TEKNIK SCRAPING DAN CRAWLING UNTUK MENGEKSTRAKSI REVIEW HOTEL ONLINE PADA WEBSITE TRAVELOKA (BERBASIS AJAX)
Abstract
The internet can be a source of public data available on various websites. The process of
retrieving data from a website requires certain techniques because the data found on the website is
unstructured data. Data retrieval or extraction techniques are known as scraping processes. A
website also has many web pages that are interconnected so that techniques are also needed to be
able to check all web pages where data will be taken. The technique for accessing linked web pages
is called crawling. In the process of processing data from extraction, structured data is needed,
therefore we need a scraping and crawling system that can produce structured data from a website.
In this final project, it is explained about scraping and crawling techniques for extracting data from
a website. Extracted data is hotel review data from the traveloka website.
The use of javascript and ajax on a website makes accessing data on a website does not
require refesh the entire web page. Data on the website can be displayed more interactively. To
perform crawling on websites that use javascript and ajax, certain techniques are needed so that
the scrawling system can interact with ajax and the scraping process can retrieve all the data on a
web page. Scraping and crawling techniques are developed using and integrating various existing
technologies. Scrapy which is a scraping and scrawling framework is an option in developing this
technique. Selenium and chrome drivers are used to interact with ajax-based web. Elasticsearch are
used as a place to store data from scarping through the item pipeline process.

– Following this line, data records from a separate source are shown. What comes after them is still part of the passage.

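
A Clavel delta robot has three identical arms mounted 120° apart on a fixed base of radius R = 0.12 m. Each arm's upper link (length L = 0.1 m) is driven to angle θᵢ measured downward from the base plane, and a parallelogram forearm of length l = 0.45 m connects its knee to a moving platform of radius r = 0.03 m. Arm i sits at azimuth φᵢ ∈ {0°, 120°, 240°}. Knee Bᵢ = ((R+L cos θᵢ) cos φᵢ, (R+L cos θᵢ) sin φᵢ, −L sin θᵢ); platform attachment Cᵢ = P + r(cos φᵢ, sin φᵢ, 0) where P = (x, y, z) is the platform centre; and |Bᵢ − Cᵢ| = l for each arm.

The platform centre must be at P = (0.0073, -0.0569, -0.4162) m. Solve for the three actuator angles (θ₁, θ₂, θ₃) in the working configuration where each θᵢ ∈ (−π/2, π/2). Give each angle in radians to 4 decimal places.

θ₁ = 0.0875, θ₂ = 0.3494, θ₃ = -0.0873

φ1=0.0° → target in arm frame (0.0073, -0.0569)
  A=0.0827, B=-0.4162, C=(l²−L²−A²−y'²−z²)/(2L)=0.0460
  θ1 = atan2(B,A) + arccos(C/0.4243) = 0.0875
arm 2 (φ=120.0°): x'=-0.0529, y'=0.0221
  A cos θ + B sin θ = C:  0.1429·cos θ + -0.4162·sin θ = -0.0082
  γ=atan2(-0.4162,0.1429)=-1.2400;  ψ=arccos(-0.0186)=1.5894;  θ2=γ+ψ≈0.3494
rotate P by −φ3: (0.0456, 0.0348, -0.4162)
  A cos θ + B sin θ = C:  0.0444·cos θ + -0.4162·sin θ = 0.0805
  √(A²+B²)=0.4186;  θ3 = -1.4646+1.3773 ≈ -0.0873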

The development of scraping and scrawling techniques is carried out through several
stages. The stage starts from evaluating the website that will be the source of the data to get the
elements where the data is. The element selection is done by using the xpath selector. Xpath is used
in scraling and crawling processes that are developed in spider in Scrapy framework. All of these
techniques were developed using the Python programming language. The result of developing this
technique is a scraping and crawling system to extract hotel review data from the traveloka web.
The system can run steadily taking millions of hotel reviews. Data review data can also be stored
and displayed properly in elasticsearch.